Listed on NYSE Arca, the Invesco MSCI Green Building ETF (GBLD US) comes with an expense ratio of 0.39% and is the first to track the MSCI Global Green Building Index.
According to research from the United Nations Environment Programme, buildings and related construction contributed 38% of global carbon emissions in 2019, highlighting the importance of the real estate sector in combating climate change.
Green buildings are environmentally responsible and resource-efficient throughout their life-cycle including planning, design, construction, operation, maintenance, renovation, and demolition. And they typically make use of innovative technologies such as artificial intelligence to significantly reduce their environmental impact through lower energy consumption.
As such, green buildings have the potential to play a crucial role in limiting global warming.
John Hoffman, Head of Americas, ETFs and Indexed strategies at Invesco, said: “The Invesco MSCI Green Building ETF will be the first to focus specifically on the entire green building ecosystem, continuing Invesco’s track record as an ETF industry pioneer. GBLD provides access to not just sustainable real estate, but companies involved in every stage of construction, redevelopment, and retrofitting green-certified properties. GBLD is a great addition to our thematic environmental ETF suite, offering investors a new way to align their investments with their personal values.”
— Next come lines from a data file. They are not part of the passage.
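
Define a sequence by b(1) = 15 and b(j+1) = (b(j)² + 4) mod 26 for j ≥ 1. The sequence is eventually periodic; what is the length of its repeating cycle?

We have b(1) = 15, b(2) = 21, b(3) = 3, b(4) = 13, b(5) = 17, b(6) = 7, b(7) = 1, b(8) = 5, b(9) = 3.
Since b(9) = b(3) = 3, the sequence is eventually periodic: after a pre-period of length 2 it cycles with period 6.

6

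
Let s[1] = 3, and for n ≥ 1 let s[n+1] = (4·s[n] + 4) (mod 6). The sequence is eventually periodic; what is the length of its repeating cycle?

s[1] = 3,  s[2] = 4,  s[3] = 2,  s[4] = 0,  s[5] = 4.
Since s[5] = s[2] = 4, the sequence is eventually periodic: after a pre-period of length 1 it cycles with period 3.

3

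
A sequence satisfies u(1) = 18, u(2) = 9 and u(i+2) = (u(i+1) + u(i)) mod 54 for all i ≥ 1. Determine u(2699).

27

u(1) = 18; u(2) = 9; u(3) = 27; u(4) = 36; u(5) = 9; u(6) = 45; u(7) = 0; u(8) = 45; u(9) = 45; u(10) = 36; u(11) = 27; u(12) = 9; u(13) = 36; u(14) = 45; u(15) = 27; u(16) = 18; u(17) = 45; u(18) = 9; u(19) = 0; u(20) = 9; u(21) = 9; u(22) = 18; u(23) = 27; u(24) = 45; u(25) = 18; u(26) = 9.
The sequence repeats with period 24.
(2699 - 1) mod 24 = 10, so u(2699) = u(11) = 27.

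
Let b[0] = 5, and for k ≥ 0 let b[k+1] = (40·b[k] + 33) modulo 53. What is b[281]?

17

Computing terms: b[0] = 5, b[1] = 21, b[2] = 25, b[3] = 26, b[4] = 13, b[5] = 23, b[6] = 52, b[7] = 46, b[8] = 18, b[9] = 11, b[10] = 49, b[11] = 32, b[12] = 41, b[13] = 30, b[14] = 14, b[15] = 10, b[16] = 9, b[17] = 22, b[18] = 12, b[19] = 36, b[20] = 42, b[21] = 17, b[22] = 24, b[23] = 39, b[24] = 3, b[25] = 47, b[26] = 5.
Since b[26] = b[0] = 5, the sequence is periodic with period 26.
So b[281] = b[0 + ((281-0) mod 26)] = b[21] = 17.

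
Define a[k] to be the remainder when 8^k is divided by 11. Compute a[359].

7

Computing terms: a[1] = 8,  a[2] = 9,  a[3] = 6,  a[4] = 4,  a[5] = 10,  a[6] = 3,  a[7] = 2,  a[8] = 5,  a[9] = 7,  a[10] = 1,  a[11] = 8.
Since a[11] = a[1] = 8, the sequence is periodic with period 10.
(359 - 1) mod 10 = 8, so a[359] = a[9] = 7.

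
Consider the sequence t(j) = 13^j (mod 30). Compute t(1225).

13

Computing terms: t(0) = 1,  t(1) = 13,  t(2) = 19,  t(3) = 7,  t(4) = 1.
The sequence repeats with period 4.
So t(1225) = t(0 + ((1225-0) mod 4)) = t(1) = 13.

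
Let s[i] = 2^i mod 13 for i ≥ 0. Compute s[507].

8

Computing terms: s[0] = 1, s[1] = 2, s[2] = 4, s[3] = 8, s[4] = 3, s[5] = 6, s[6] = 12, s[7] = 11, s[8] = 9, s[9] = 5, s[10] = 10, s[11] = 7, s[12] = 1.
The sequence repeats with period 12.
(507 - 0) mod 12 = 3, so s[507] = s[3] = 8.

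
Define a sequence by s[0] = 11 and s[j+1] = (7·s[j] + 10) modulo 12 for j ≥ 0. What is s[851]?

Listing terms: s[0] = 11, s[1] = 3, s[2] = 7, s[3] = 11.
Since s[3] = s[0] = 11, the sequence is periodic with period 3.
(851 - 0) mod 3 = 2, so s[851] = s[2] = 7.

7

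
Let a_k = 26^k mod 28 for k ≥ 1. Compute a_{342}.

8

We have a_1 = 26,  a_2 = 4,  a_3 = 20,  a_4 = 16,  a_5 = 24,  a_6 = 8,  a_7 = 12,  a_8 = 4.
Since a_8 = a_2 = 4, the sequence is eventually periodic: after a pre-period of length 1 it cycles with period 6.
For k ≥ 2, a_k depends only on (k - 2) mod 6. (342 - 2) mod 6 = 4, so a_{342} = a_6 = 8.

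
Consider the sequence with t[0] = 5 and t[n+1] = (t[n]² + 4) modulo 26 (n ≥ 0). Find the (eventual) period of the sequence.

6

t[0] = 5,  t[1] = 3,  t[2] = 13,  t[3] = 17,  t[4] = 7,  t[5] = 1,  t[6] = 5.
Since t[6] = t[0] = 5, the sequence is periodic with period 6.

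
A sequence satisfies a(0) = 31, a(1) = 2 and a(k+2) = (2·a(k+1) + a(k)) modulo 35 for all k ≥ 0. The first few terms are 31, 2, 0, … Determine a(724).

4

We have a(0) = 31, a(1) = 2, a(2) = 0, a(3) = 2, a(4) = 4, a(5) = 10, a(6) = 24, a(7) = 23, a(8) = 0, a(9) = 23, a(10) = 11, a(11) = 10, a(12) = 31, a(13) = 2.
Since (a(12), a(13)) = (a(0), a(1)) = (31, 2) (two consecutive terms determine the rest), the sequence is periodic with period 12.
So a(724) = a(0 + ((724-0) mod 12)) = a(4) = 4.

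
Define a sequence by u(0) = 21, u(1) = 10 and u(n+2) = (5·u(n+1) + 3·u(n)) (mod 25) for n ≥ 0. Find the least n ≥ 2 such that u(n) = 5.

Computing terms: u(0) = 21; u(1) = 10; u(2) = 13; u(3) = 20; u(4) = 14; u(5) = 5; u(6) = 17; u(7) = 0; u(8) = 1; u(9) = 5; u(10) = 3; u(11) = 5; u(12) = 9; u(13) = 10; u(14) = 2; u(15) = 15; u(16) = 6; u(17) = 0; u(18) = 18; u(19) = 15; u(20) = 4; u(21) = 15; u(22) = 12; u(23) = 5; u(24) = 11; u(25) = 20; u(26) = 8; u(27) = 0; u(28) = 24; u(29) = 20; u(30) = 22; u(31) = 20; u(32) = 16; u(33) = 15; u(34) = 23; u(35) = 10; u(36) = 19; u(37) = 0; u(38) = 7; u(39) = 10; u(40) = 21; u(41) = 10.
The sequence repeats with period 40.
The value 5 first appears (with n ≥ 2) at u(5).

5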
Christine Berg, Managing Director and Head of Americas Index Coverage at MSCI, added: “We are excited that Invesco has chosen the MSCI Global Green Building Index to expand its thematic ESG suite. The MSCI Global Green Building Index comprises of leaders that have higher energy efficiency, healthier indoor environmental quality, and environmentally friendlier construction materials. The MSCI Global Green Building Index is comprised of companies whose offerings conserve natural resources, are made with recycled waste, avoid toxic emissions, save water and energy or contribute to a safe, healthy built environment.”
Methodology
The underlying MSCI Global Green Building Index is derived from the parent MSCI ACWI IMI universe which covers stocks from all market capitalizations across both developed and emerging markets.
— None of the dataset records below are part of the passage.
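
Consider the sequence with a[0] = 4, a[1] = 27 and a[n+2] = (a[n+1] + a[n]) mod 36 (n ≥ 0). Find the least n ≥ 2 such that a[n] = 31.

2

Computing terms: a[0] = 4,  a[1] = 27,  a[2] = 31,  a[3] = 22,  a[4] = 17,  a[5] = 3,  a[6] = 20,  a[7] = 23,  a[8] = 7,  a[9] = 30,  a[10] = 1,  a[11] = 31,  a[12] = 32,  a[13] = 27,  a[14] = 23,  a[15] = 14,  a[16] = 1,  a[17] = 15,  a[18] = 16,  a[19] = 31,  a[20] = 11,  a[21] = 6,  a[22] = 17,  a[23] = 23,  a[24] = 4,  a[25] = 27.
The sequence repeats with period 24.
The value 31 first appears (with n ≥ 2) at a[2].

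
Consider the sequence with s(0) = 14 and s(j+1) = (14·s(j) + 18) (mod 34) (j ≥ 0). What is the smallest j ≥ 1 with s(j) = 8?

5

Computing terms: s(0) = 14; s(1) = 10; s(2) = 22; s(3) = 20; s(4) = 26; s(5) = 8; s(6) = 28; s(7) = 2; s(8) = 12; s(9) = 16; s(10) = 4; s(11) = 6; s(12) = 0; s(13) = 18; s(14) = 32; s(15) = 24; s(16) = 14.
Since s(16) = s(0) = 14, the sequence is periodic with period 16.
The value 8 first appears (with j ≥ 1) at s(5).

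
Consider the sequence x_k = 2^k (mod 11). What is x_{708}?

Computing terms: x_0 = 1; x_1 = 2; x_2 = 4; x_3 = 8; x_4 = 5; x_5 = 10; x_6 = 9; x_7 = 7; x_8 = 3; x_9 = 6; x_{10} = 1.
Since x_{10} = x_0 = 1, the sequence is periodic with period 10.
So x_{708} = x_{0 + ((708-0) mod 10)} = x_8 = 3.

3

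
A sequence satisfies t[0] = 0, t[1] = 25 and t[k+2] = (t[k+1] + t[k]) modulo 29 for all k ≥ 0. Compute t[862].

We have t[0] = 0, t[1] = 25, t[2] = 25, t[3] = 21, t[4] = 17, t[5] = 9, t[6] = 26, t[7] = 6, t[8] = 3, t[9] = 9, t[10] = 12, t[11] = 21, t[12] = 4, t[13] = 25, t[14] = 0, t[15] = 25.
The sequence repeats with period 14.
So t[862] = t[0 + ((862-0) mod 14)] = t[8] = 3.

3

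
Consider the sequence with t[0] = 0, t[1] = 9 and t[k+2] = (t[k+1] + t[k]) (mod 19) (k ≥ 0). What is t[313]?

3

t[0] = 0; t[1] = 9; t[2] = 9; t[3] = 18; t[4] = 8; t[5] = 7; t[6] = 15; t[7] = 3; t[8] = 18; t[9] = 2; t[10] = 1; t[11] = 3; t[12] = 4; t[13] = 7; t[14] = 11; t[15] = 18; t[16] = 10; t[17] = 9; t[18] = 0; t[19] = 9.
Since (t[18], t[19]) = (t[0], t[1]) = (0, 9) (two consecutive terms determine the rest), the sequence is periodic with period 18.
(313 - 0) mod 18 = 7, so t[313] = t[7] = 3.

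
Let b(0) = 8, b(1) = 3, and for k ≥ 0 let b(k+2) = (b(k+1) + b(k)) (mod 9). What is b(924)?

b(0) = 8,  b(1) = 3,  b(2) = 2,  b(3) = 5,  b(4) = 7,  b(5) = 3,  b(6) = 1,  b(7) = 4,  b(8) = 5,  b(9) = 0,  b(10) = 5,  b(11) = 5,  b(12) = 1,  b(13) = 6,  b(14) = 7,  b(15) = 4,  b(16) = 2,  b(17) = 6,  b(18) = 8,  b(19) = 5,  b(20) = 4,  b(21) = 0,  b(22) = 4,  b(23) = 4,  b(24) = 8,  b(25) = 3.
Since (b(24), b(25)) = (b(0), b(1)) = (8, 3) (two consecutive terms determine the rest), the sequence is periodic with period 24.
So b(924) = b(0 + ((924-0) mod 24)) = b(12) = 1.

1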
The index includes companies that derive at least 50% of their revenue from operations linked to green buildings.
According to MSCI, the green building theme addresses products and services across the entire sustainable building value chain. Products may include raw materials, energy efficiency, manufacturing processes, the toxicity of a product during installation and use, and resource recovery, while services encompass consulting, design, engineering, construction, project management, real estate investment trusts (REITs), financing, and third-party certification.
To be eligible for inclusion, a constituent must also have a confirmed commitment to sustainable building standards for all new construction.
Constituents are weighted by float-adjusted market capitalization, and the index is reconstituted on a semi-annual basis and rebalanced quarterly. In a bid to reduce turnover, existing constituents will only be removed if their share of ‘green’ revenue falls below 40%.
At the end of March, there were 73 constituents in the index. Stocks from the US and Japan each accounted for approximately one-quarter of the index by weight with the next-largest country exposures being France (11.1%), Singapore (11.1%), and Australia (5.6%).
The vast majority (92.9%) of the index was allocated to real estate stocks, with stocks from the consumer discretionary sector making up the difference at 7.1%. Notable positions included Boston Properties (6.1%), Unibail-Rodamco-Westfield (4.5%), Nippon Building Fund (3.6%), Japan Real Estate Investment (3.2%), and Berkeley Group (3.2%).